LUNES, 26 DE JUNIO DE 2006
El candidato del panzazo

¿Ud. está de acuerdo en que el gobierno mexicano regale 100 millones de dólares a gobiernos centroamericanos para frenar la inmigración?
No
No sé



“Incluso si la ausencia de gobierno realmente significara anarquía en un sentido negativo y desordenado, que está lejos de ser el caso, incluso entonces, ningún trastorno anárquico podría ser peor que la posición a la que el gobierno ha dirigido a la humanidad.”
Leon Tolstoy

Manuel Suárez Mier







“López Obrador no sólo eligió una mala escuela para estudiar su carrera, una escuela “barco” que no le exigía más que un rendimiento mínimo a los alumnos, sino que fue un pésimo estudiante que “tronó” 17 materias, cerca de la mitad del total.”

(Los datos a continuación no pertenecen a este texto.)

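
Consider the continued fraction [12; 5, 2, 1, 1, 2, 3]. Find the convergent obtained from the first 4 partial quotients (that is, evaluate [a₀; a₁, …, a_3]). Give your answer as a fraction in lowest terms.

Start with 1.
2 + 1/(1/1) = 2 + 1/1 = 3/1
5 + 1/(3/1) = 5 + 1/3 = 16/3
12 + 1/(16/3) = 12 + 3/16 = 195/16

195/16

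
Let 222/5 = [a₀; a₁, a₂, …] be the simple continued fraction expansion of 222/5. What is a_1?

2

222 ÷ 5 → quotient 44, remainder 2
5 ÷ 2 → quotient 2, remainder 1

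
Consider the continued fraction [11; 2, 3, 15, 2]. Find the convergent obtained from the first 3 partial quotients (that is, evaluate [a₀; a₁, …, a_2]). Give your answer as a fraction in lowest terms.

a_0 = 11: 11/1
a_1 = 2: 23/2
a_2 = 3: 80/7

80/7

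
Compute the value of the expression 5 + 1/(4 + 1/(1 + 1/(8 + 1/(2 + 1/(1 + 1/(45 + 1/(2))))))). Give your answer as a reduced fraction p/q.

a_0 = 5: 5/1
a_1 = 4: 21/4
a_2 = 1: 26/5
a_3 = 8: 229/44
a_4 = 2: 484/93
a_5 = 1: 713/137
a_6 = 45: 32569/6258
a_7 = 2: 65851/12653

65851/12653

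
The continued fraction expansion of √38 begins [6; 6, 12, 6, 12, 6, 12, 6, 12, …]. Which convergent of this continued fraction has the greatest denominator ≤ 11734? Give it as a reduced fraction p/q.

33294/5401

a_0 = 6: 6/1  (≤ bound)
a_1 = 6: 37/6  (≤ bound)
a_2 = 12: 450/73  (≤ bound)
a_3 = 6: 2737/444  (≤ bound)
a_4 = 12: 33294/5401  (≤ bound)
a_5 = 6: 202501/32850  (> 11734, stop)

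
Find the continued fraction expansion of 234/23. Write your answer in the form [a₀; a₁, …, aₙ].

Repeatedly divide and take the remainder:
⌊234/23⌋ = 10, remainder 4
⌊23/4⌋ = 5, remainder 3
⌊4/3⌋ = 1, remainder 1
⌊3/1⌋ = 3, remainder 0

[10; 5, 1, 3]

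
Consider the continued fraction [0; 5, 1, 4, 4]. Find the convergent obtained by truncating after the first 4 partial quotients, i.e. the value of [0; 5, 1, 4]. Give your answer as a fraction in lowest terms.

Start with 4.
1 + 1/(4/1) = 1 + 1/4 = 5/4
5 + 1/(5/4) = 5 + 4/5 = 29/5
0 + 1/(29/5) = 0 + 5/29 = 5/29

5/29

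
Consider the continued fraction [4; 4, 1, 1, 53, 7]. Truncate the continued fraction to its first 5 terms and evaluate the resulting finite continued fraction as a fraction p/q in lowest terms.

2035/482

Collapse the nested fraction from the inside out:
Start with 53.
1 + 1/(53/1) = 1 + 1/53 = 54/53
1 + 1/(54/53) = 1 + 53/54 = 107/54
4 + 1/(107/54) = 4 + 54/107 = 482/107
4 + 1/(482/107) = 4 + 107/482 = 2035/482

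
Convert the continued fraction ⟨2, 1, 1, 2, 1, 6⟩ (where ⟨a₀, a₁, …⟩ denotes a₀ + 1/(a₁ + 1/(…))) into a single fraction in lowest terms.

121/47

Use the convergent recurrence hₖ = aₖ·hₖ₋₁ + hₖ₋₂ (and likewise for the denominators kₖ):
a_0 = 2: 2/1
a_1 = 1: 3/1
a_2 = 1: 5/2
a_3 = 2: 13/5
a_4 = 1: 18/7
a_5 = 6: 121/47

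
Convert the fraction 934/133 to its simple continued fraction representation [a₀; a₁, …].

Apply division with remainder until the remainder is 0:
934 ÷ 133 → quotient 7, remainder 3
133 ÷ 3 → quotient 44, remainder 1
3 ÷ 1 → quotient 3, remainder 0

[7; 44, 3]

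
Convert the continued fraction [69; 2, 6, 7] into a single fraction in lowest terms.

6460/93

Use the convergent recurrence hₖ = aₖ·hₖ₋₁ + hₖ₋₂ (and likewise for the denominators kₖ):
a_0 = 69: 69/1
a_1 = 2: 139/2
a_2 = 6: 903/13
a_3 = 7: 6460/93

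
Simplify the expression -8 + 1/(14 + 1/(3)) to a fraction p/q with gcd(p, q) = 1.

-341/43

a_0 = -8: -8/1
a_1 = 14: -111/14
a_2 = 3: -341/43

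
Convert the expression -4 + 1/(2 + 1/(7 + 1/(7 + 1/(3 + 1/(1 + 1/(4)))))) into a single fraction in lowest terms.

Compute successive convergents:
a_0 = -4: -4/1
a_1 = 2: -7/2
a_2 = 7: -53/15
a_3 = 7: -378/107
a_4 = 3: -1187/336
a_5 = 1: -1565/443
a_6 = 4: -7447/2108

-7447/2108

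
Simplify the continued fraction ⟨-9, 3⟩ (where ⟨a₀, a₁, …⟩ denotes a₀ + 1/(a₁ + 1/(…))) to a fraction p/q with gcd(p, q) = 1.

-26/3

a_0 = -9: -9/1
a_1 = 3: -26/3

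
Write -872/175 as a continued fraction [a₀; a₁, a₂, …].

[-5; 58, 3]

Repeatedly divide and take the remainder:
-872 = -5·175 + 3, so a_0 = -5
175 = 58·3 + 1, so a_1 = 58
3 = 3·1 + 0, so a_2 = 3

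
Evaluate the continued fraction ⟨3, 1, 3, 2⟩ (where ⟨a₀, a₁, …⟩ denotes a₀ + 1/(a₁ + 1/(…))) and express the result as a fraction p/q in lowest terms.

Build up convergents one term at a time:
a_0 = 3: 3/1
a_1 = 1: 4/1
a_2 = 3: 15/4
a_3 = 2: 34/9

34/9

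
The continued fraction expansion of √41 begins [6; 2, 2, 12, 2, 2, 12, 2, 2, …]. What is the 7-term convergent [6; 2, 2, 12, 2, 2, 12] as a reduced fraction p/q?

a_0 = 6: 6/1
a_1 = 2: 13/2
a_2 = 2: 32/5
a_3 = 12: 397/62
a_4 = 2: 826/129
a_5 = 2: 2049/320
a_6 = 12: 25414/3969

25414/3969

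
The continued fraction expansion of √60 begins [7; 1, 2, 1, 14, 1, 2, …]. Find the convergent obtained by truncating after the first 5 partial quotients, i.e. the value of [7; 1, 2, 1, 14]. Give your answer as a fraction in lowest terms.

457/59

Work from the innermost term outward:
Start with 14.
1 + 1/(14/1) = 1 + 1/14 = 15/14
2 + 1/(15/14) = 2 + 14/15 = 44/15
1 + 1/(44/15) = 1 + 15/44 = 59/44
7 + 1/(59/44) = 7 + 44/59 = 457/59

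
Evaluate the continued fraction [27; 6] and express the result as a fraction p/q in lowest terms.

Start with 6.
27 + 1/(6/1) = 27 + 1/6 = 163/6

163/6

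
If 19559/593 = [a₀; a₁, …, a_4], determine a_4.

Repeatedly divide and take the remainder:
19559 = 32·593 + 583, so a_0 = 32
593 = 1·583 + 10, so a_1 = 1
583 = 58·10 + 3, so a_2 = 58
10 = 3·3 + 1, so a_3 = 3
3 = 3·1 + 0, so a_4 = 3

3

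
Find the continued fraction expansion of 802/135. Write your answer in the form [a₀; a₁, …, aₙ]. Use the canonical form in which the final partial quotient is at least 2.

[5; 1, 15, 1, 7]

⌊802/135⌋ = 5, remainder 127
⌊135/127⌋ = 1, remainder 8
⌊127/8⌋ = 15, remainder 7
⌊8/7⌋ = 1, remainder 1
⌊7/1⌋ = 7, remainder 0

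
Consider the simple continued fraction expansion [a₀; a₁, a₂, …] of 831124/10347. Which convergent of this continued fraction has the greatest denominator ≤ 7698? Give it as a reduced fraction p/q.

84743/1055

a_0 = 80: 80/1  (≤ bound)
a_1 = 3: 241/3  (≤ bound)
a_2 = 13: 3213/40  (≤ bound)
a_3 = 5: 16306/203  (≤ bound)
a_4 = 4: 68437/852  (≤ bound)
a_5 = 1: 84743/1055  (≤ bound)
a_6 = 9: 831124/10347  (> 7698, stop)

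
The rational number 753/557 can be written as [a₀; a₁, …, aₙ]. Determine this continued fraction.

[1; 2, 1, 5, 3, 10]

Repeatedly divide and take the remainder:
753 ÷ 557 → quotient 1, remainder 196
557 ÷ 196 → quotient 2, remainder 165
196 ÷ 165 → quotient 1, remainder 31
165 ÷ 31 → quotient 5, remainder 10
31 ÷ 10 → quotient 3, remainder 1
10 ÷ 1 → quotient 10, remainder 0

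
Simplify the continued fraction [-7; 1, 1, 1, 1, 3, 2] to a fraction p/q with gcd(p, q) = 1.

-262/41

a_0 = -7: -7/1
a_1 = 1: -6/1
a_2 = 1: -13/2
a_3 = 1: -19/3
a_4 = 1: -32/5
a_5 = 3: -115/18
a_6 = 2: -262/41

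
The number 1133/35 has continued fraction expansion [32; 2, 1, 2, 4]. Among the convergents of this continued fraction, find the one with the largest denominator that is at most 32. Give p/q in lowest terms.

259/8

a_0 = 32: 32/1  (≤ bound)
a_1 = 2: 65/2  (≤ bound)
a_2 = 1: 97/3  (≤ bound)
a_3 = 2: 259/8  (≤ bound)
a_4 = 4: 1133/35  (> 32, stop)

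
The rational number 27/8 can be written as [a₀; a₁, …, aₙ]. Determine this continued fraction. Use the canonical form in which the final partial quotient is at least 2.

[3; 2, 1, 2]

27 = 3·8 + 3, so a_0 = 3
8 = 2·3 + 2, so a_1 = 2
3 = 1·2 + 1, so a_2 = 1
2 = 2·1 + 0, so a_3 = 2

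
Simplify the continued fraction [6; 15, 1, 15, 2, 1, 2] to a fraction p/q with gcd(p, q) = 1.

12659/2088

Start with 2.
1 + 1/(2/1) = 1 + 1/2 = 3/2
2 + 1/(3/2) = 2 + 2/3 = 8/3
15 + 1/(8/3) = 15 + 3/8 = 123/8
1 + 1/(123/8) = 1 + 8/123 = 131/123
15 + 1/(131/123) = 15 + 123/131 = 2088/131
6 + 1/(2088/131) = 6 + 131/2088 = 12659/2088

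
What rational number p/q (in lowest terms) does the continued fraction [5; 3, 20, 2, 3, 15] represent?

35511/6665

Use the convergent recurrence hₖ = aₖ·hₖ₋₁ + hₖ₋₂ (and likewise for the denominators kₖ):
a_0 = 5: 5/1
a_1 = 3: 16/3
a_2 = 20: 325/61
a_3 = 2: 666/125
a_4 = 3: 2323/436
a_5 = 15: 35511/6665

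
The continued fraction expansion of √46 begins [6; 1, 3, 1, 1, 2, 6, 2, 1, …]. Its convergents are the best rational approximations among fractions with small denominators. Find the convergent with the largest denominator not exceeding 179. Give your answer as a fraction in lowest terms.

List convergents until the denominator exceeds the bound:
a_0 = 6: 6/1  (≤ bound)
a_1 = 1: 7/1  (≤ bound)
a_2 = 3: 27/4  (≤ bound)
a_3 = 1: 34/5  (≤ bound)
a_4 = 1: 61/9  (≤ bound)
a_5 = 2: 156/23  (≤ bound)
a_6 = 6: 997/147  (≤ bound)
a_7 = 2: 2150/317  (> 179, stop)

997/147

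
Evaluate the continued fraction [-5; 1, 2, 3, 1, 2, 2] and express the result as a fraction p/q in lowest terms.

-366/85

Work from the innermost term outward:
Start with 2.
2 + 1/(2/1) = 2 + 1/2 = 5/2
1 + 1/(5/2) = 1 + 2/5 = 7/5
3 + 1/(7/5) = 3 + 5/7 = 26/7
2 + 1/(26/7) = 2 + 7/26 = 59/26
1 + 1/(59/26) = 1 + 26/59 = 85/59
-5 + 1/(85/59) = -5 + 59/85 = -366/85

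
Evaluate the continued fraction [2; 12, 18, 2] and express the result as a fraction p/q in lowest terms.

a_0 = 2: 2/1
a_1 = 12: 25/12
a_2 = 18: 452/217
a_3 = 2: 929/446

929/446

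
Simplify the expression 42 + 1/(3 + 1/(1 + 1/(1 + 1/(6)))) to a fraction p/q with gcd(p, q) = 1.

Collapse the nested fraction from the inside out:
Start with 6.
1 + 1/(6/1) = 1 + 1/6 = 7/6
1 + 1/(7/6) = 1 + 6/7 = 13/7
3 + 1/(13/7) = 3 + 7/13 = 46/13
42 + 1/(46/13) = 42 + 13/46 = 1945/46

1945/46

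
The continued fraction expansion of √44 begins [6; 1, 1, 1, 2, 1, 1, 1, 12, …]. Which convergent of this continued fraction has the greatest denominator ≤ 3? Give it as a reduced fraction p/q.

List convergents until the denominator exceeds the bound:
a_0 = 6: 6/1  (≤ bound)
a_1 = 1: 7/1  (≤ bound)
a_2 = 1: 13/2  (≤ bound)
a_3 = 1: 20/3  (≤ bound)
a_4 = 2: 53/8  (> 3, stop)

20/3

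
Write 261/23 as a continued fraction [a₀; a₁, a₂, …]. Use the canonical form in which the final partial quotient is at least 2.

Apply division with remainder until the remainder is 0:
261 = 11·23 + 8, so a_0 = 11
23 = 2·8 + 7, so a_1 = 2
8 = 1·7 + 1, so a_2 = 1
7 = 7·1 + 0, so a_3 = 7

[11; 2, 1, 7]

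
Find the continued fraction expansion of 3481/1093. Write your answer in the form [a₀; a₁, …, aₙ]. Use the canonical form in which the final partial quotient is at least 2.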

Los partidarios de López Obrador se le fueron a la yugular a Juan Molinar Horcasitas por afirmar que el demagogo carecía de título universitario cuando ése no era el caso. Yo voy al fondo de la cuestión y argumento que el título de AMLO no vale el papel en el que está escrito, y que tan deplorable preparación académica de un potencial Presidente representa un peligro gravísimo.

 

Para empezar, la facultad de Ciencia Políticas y Sociales entre 1973 y 1987, el pasmoso tiempo que le tomó a AMLO terminar su carrera, era un desastre, el plan de estudios era lamentable. Por supuesto, rezumaba de un marxismo ortodoxo y necio pero hasta en eso era de calidad lastimosa.

 

Con tal de mantener sus plazas, los profesores se plegaban al chantaje de los “estudiantes” que se oponían a que les dejaran mucho trabajo. Un despistado maestro encargó la lectura de cinco capítulos de El Capital de Marx. Los alumnos rechazaron aceptar más de un capítulo por semana, ¡marxismo light!

 

Las clases de economía que se impartían eran atroces. El texto más común era el Tratado de Teoría Económica de Francisco Zamora, un marxista nicaragüense que era incomprensible pero dogmático. Los estudiantes que sufrieron el “ladrillo” de Zamora, que era malo pero prolijo, decían que su título se explicaba porque el autor…, “trató” aunque claramente fracasó.

 

Además, AMLO “tronó” su primer curso de Economía, pero también los de Economía Política, todos las Matemáticas y Estadística, lo que explica que sus cuentas no le salgan nunca. Asimismo, destripó en los cursos de Ciencias Políticas, Sociología, Historia del Pensamiento Político de México, Gobierno Comparado y hasta el Seminario de Tesis. ¿Y quiere ser Presidente?

 

Es decir, López Obrador no sólo eligió una mala escuela para estudiar su carrera, una escuela “barco” que no le exigía más que un rendimiento mínimo a los alumnos, sino que fue un pésimo estudiante que “tronó” 17 materias, cerca de la mitad del total.

 

Nunca expresó interés por continuar sus estudios, como lo hicimos muchos que nos dimos cuenta que nuestra preparación en la UNAM era execrable, a pesar que la Escuela de Economía en mi generación, 1965-69, era menos mala que Ciencias Políticas en la larga época de AMLO.

 

Alguien con una preparación académica tan exigua no entiende los problemas de un país lo que explica la increíble pobreza del Proyecto Alternativo de Nación, una colección interminable de lugares comunes, tonterías peligrosas –refrendar “derechos” irrealizables en la Constitución y amenazar con incluir nuevos-, y ocurrencias ridículas como los trenes bala a la frontera.

 

Por eso es tan importante analizar sus palabras. En la entrevista con Carlos Loret de Mola, tratando de explicar sus peculiares teorías para descalificar toda encuesta que le de menos de 10 puntos de ventaja, reveló una joya inédita de su profunda y universal ignorancia. Dijo que la metodología con la que se elaboraban las encuestas “es… norteamericana… y que funciona sólo para sociedades homogéneas” pero no para sociedades como la mexicana.

 

¿De dónde habrá sacado López Obrador que la sociedad en Estados Unidos es homogénea? ¿Supone que lo es desde un punto de vista económico, étnico, cultural, político, culinario o hasta deportivo? Porque si bien a muchos gusta el béisbol como a AMLO, a pesar de su “metodología” estadounidense, a otros les gusta el baloncesto o el fútbol americano, y a algunos pocos hasta el soccer.

 

La otra joyita que hallé en esa entrevista es la visión de AMLO del excepcionalismo mexicano. Nosotros somos diferentes, únicos; como México no hay dos; las leyes, reglas y metodologías que funcionan para el resto del mundo, no sirven en México porque somos inigualables e irreplicables.